We are testing the new opennebula 5.12 community upgrade in our testbed, just following the docs:
And also:
but during the onehost sync step, we get the error:
$ onehost sync
* Adding hyp107.altaria.os to upgrade
* Adding hyp106.altaria.os to upgrade
* Adding hyp105.altaria.os to upgrade
* Adding hyp104.altaria.os to upgrade
[========================================] 4/4 hyp104.altaria.os
Failed to update the following hosts:
* hyp107.altaria.os
* hyp105.altaria.os
* hyp106.altaria.os
* hyp104.altaria.os
And also the hyps are in error status after the upgrade (and VMs in unknown status). We didnt get any error during the rpms/db ugprade. Is this a known issue? We have upgraded from 5.8.1 to 5.12.0 using the community migrator package.
From the oned logs we can also see these error messages:
Usually the sync fails when there is some file without enough permissions or when there is some symbolic link broke. Let’s try the first one, could you run find /var/lib/one/remotes ! -user oneadmin -exec ls -l {} \; in your frontend and share the output?

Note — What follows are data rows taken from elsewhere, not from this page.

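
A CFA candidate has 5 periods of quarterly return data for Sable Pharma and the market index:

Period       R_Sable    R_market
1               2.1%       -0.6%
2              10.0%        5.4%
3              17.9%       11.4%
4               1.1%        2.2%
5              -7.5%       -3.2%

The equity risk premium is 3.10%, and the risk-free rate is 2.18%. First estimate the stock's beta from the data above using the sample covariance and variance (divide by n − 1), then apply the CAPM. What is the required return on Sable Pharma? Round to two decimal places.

7.29%

Mean R_i = (2.1 + 10.0 + 17.9 + 1.1 − 7.5) / 5 = 4.7200%
Mean R_m = (-0.6 + 5.4 + 11.4 + 2.2 − 3.2) / 5 = 3.0400%
Σ(R_i − R̄_i)(R_m − R̄_m) = 211.4760  ⇒  Cov = 211.4760 / 4 = 52.8690
Σ(R_m − R̄_m)² = 128.3520  ⇒  Var(R_m) = 128.3520 / 4 = 32.0880
β = Cov / Var(R_m) = 52.8690 / 32.0880 = 1.6476
E(R) = R_f + β × MRP = 2.18% + 1.6476 × 3.10% = 7.29%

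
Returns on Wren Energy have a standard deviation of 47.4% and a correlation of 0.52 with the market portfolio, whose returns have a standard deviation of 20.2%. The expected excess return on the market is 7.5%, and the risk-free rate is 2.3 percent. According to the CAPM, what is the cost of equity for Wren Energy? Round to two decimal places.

11.45%

β = ρ × σ_i / σ_m = 0.52 × 47.4% / 20.2% = 1.2202
E(R) = 2.3% + 1.2202 × 7.5% = 11.45%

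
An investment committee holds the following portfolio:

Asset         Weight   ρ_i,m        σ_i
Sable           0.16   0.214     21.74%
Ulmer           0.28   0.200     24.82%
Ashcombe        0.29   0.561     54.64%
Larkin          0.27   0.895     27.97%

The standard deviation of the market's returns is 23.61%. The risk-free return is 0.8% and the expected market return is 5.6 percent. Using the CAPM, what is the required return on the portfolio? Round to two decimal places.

β_Sable = 0.214 × 21.74% / 23.61% = 0.1971
β_Ulmer = 0.200 × 24.82% / 23.61% = 0.2102
β_Ashcombe = 0.561 × 54.64% / 23.61% = 1.2983
β_Larkin = 0.895 × 27.97% / 23.61% = 1.0603
β_P = Σ w_i β_i = 0.16×0.1971 + 0.28×0.2102 + 0.29×1.2983 + 0.27×1.0603 = 0.7532
MRP = 5.6% − 0.8% = 4.80%
E(R_P) = R_f + β_P × MRP = 0.8% + 0.7532 × 4.8% = 4.42%

4.42%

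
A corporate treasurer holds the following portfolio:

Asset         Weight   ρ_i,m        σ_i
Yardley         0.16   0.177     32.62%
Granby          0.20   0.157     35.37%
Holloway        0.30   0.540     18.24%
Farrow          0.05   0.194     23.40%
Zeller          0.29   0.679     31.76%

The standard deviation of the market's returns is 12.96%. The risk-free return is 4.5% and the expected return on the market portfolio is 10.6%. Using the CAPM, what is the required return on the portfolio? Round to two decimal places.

9.90%

β_Yardley = 0.177 × 32.62% / 12.96% = 0.4455
β_Granby = 0.157 × 35.37% / 12.96% = 0.4285
β_Holloway = 0.540 × 18.24% / 12.96% = 0.7600
β_Farrow = 0.194 × 23.40% / 12.96% = 0.3503
β_Zeller = 0.679 × 31.76% / 12.96% = 1.6640
β_P = Σ w_i β_i = 0.16×0.4455 + 0.20×0.4285 + 0.30×0.7600 + 0.05×0.3503 + 0.29×1.6640 = 0.8851
MRP = 10.6% − 4.5% = 6.10%
E(R_P) = R_f + β_P × MRP = 4.5% + 0.8851 × 6.1% = 9.90%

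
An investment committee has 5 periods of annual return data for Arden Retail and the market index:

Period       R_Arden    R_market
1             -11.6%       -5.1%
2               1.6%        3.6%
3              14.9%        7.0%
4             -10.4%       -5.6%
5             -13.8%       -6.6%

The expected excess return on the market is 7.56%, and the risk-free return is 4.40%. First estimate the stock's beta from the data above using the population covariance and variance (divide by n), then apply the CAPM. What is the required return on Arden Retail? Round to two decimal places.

Mean R_i = (-11.6 + 1.6 + 14.9 − 10.4 − 13.8) / 5 = -3.8600%
Mean R_m = (-5.1 + 3.6 + 7.0 − 5.6 − 6.6) / 5 = -1.3400%
Σ(R_i − R̄_i)(R_m − R̄_m) = 292.6780  ⇒  Cov = 292.6780 / 5 = 58.5356
Σ(R_m − R̄_m)² = 153.9120  ⇒  Var(R_m) = 153.9120 / 5 = 30.7824
β = Cov / Var(R_m) = 58.5356 / 30.7824 = 1.9016
E(R) = R_f + β × MRP = 4.40% + 1.9016 × 7.56% = 18.78%

18.78%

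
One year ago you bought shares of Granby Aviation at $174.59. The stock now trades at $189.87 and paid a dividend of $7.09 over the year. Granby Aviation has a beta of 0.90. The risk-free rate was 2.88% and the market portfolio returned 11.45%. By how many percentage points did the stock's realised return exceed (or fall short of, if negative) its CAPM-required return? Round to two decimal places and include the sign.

+2.22%

Realised HPR = (P1 + D1 − P0) / P0 = (189.87 + 7.09 − 174.59) / 174.59 = 22.37 / 174.59 = 12.8129%
MRP = 11.45% − 2.88% = 8.57%
CAPM required = R_f + β·MRP = 2.88% + 0.90 × 8.57% = 10.5930%
α = realised − required = 12.8129% − 10.5930% = +2.22%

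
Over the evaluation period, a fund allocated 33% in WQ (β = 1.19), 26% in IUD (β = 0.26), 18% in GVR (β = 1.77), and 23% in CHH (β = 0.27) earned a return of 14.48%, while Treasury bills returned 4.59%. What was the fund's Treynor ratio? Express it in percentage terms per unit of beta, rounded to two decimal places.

β_P = 0.33×1.19 + 0.26×0.26 + 0.18×1.77 + 0.23×0.27 = 0.8410
Treynor = (R_P − R_f) / β_P = (14.48% − 4.59%) / 0.8410 = 9.89% / 0.8410 = 11.76%

11.76%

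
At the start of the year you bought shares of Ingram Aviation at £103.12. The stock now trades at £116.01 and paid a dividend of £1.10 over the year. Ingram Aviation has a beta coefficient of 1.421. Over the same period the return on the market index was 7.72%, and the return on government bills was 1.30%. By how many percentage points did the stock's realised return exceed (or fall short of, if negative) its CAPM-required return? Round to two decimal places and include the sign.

Realised HPR = (P1 + D1 − P0) / P0 = (116.01 + 1.10 − 103.12) / 103.12 = 13.99 / 103.12 = 13.5667%
MRP = 7.72% − 1.30% = 6.42%
CAPM required = R_f + β·MRP = 1.30% + 1.421 × 6.42% = 10.42282%
α = realised − required = 13.5667% − 10.42282% = +3.14%

+3.14%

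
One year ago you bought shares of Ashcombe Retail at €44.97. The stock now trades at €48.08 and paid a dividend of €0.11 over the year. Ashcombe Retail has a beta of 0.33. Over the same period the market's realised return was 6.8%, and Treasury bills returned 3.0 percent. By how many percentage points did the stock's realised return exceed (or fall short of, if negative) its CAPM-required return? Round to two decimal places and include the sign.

+2.91%

Realised HPR = (P1 + D1 − P0) / P0 = (48.08 + 0.11 − 44.97) / 44.97 = 3.22 / 44.97 = 7.1603%
MRP = 6.8% − 3.0% = 3.80%
CAPM required = R_f + β·MRP = 3.0% + 0.33 × 3.8% = 4.2540%
α = realised − required = 7.1603% − 4.2540% = +2.91%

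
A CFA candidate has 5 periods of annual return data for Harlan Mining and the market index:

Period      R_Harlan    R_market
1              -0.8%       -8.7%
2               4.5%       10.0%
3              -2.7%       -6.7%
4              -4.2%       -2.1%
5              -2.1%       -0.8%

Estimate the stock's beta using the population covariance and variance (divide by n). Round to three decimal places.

Mean R_i = (-0.8 + 4.5 − 2.7 − 4.2 − 2.1) / 5 = -1.0600%
Mean R_m = (-8.7 + 10.0 − 6.7 − 2.1 − 0.8) / 5 = -1.6600%
Σ(R_i − R̄_i)(R_m − R̄_m) = 71.7520  ⇒  Cov = 71.7520 / 5 = 14.3504
Σ(R_m − R̄_m)² = 211.8520  ⇒  Var(R_m) = 211.8520 / 5 = 42.3704
β = Cov / Var(R_m) = 14.3504 / 42.3704 = 0.3387

0.339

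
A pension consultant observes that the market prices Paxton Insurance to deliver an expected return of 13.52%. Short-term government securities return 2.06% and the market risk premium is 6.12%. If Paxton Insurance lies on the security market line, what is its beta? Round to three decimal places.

β = (E(R) − R_f) / MRP = (13.52% − 2.06%) / 6.12% = 11.46% / 6.12% = 1.873

1.873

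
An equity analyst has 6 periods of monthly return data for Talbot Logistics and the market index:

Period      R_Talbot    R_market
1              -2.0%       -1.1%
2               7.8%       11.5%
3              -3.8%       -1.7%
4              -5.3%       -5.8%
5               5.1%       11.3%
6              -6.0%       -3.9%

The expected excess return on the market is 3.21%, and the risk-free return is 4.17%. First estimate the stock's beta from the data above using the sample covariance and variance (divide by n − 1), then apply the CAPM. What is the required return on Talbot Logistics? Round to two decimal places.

6.53%

Mean R_i = (-2.0 + 7.8 − 3.8 − 5.3 + 5.1 − 6.0) / 6 = -0.7000%
Mean R_m = (-1.1 + 11.5 − 1.7 − 5.8 + 11.3 − 3.9) / 6 = 1.7167%
Σ(R_i − R̄_i)(R_m − R̄_m) = 217.3400  ⇒  Cov = 217.3400 / 5 = 43.4680
Σ(R_m − R̄_m)² = 295.2083  ⇒  Var(R_m) = 295.2083 / 5 = 59.0417
β = Cov / Var(R_m) = 43.4680 / 59.0417 = 0.7362
E(R) = R_f + β × MRP = 4.17% + 0.7362 × 3.21% = 6.53%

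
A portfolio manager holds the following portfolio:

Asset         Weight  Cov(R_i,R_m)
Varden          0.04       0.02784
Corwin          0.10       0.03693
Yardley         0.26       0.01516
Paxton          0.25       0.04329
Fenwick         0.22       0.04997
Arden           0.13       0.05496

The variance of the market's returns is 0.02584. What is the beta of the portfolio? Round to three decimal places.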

Ah, indeed, we had a few files there with just root access and this was interfering with the sync. We did a backup as root for /var/lib/one/remotes/etc so we get several files with root permissions:
We should use oneadmin user to make those backups next time. I have moved the spurious /var/lib/one/remotes/etc.xxxxxxx directories and now the sync is working correctly as oneadmin:
$ onehost sync
* Adding hyp107.altaria.os to upgrade
* Adding hyp106.altaria.os to upgrade
* Adding hyp105.altaria.os to upgrade
[========================================] 3/3 hyp105.altaria.os
Also more good news! with this fix also the hosts now are available again, it seems this has fixed also another issue (Hosts in error after upgrading to 5.12.0)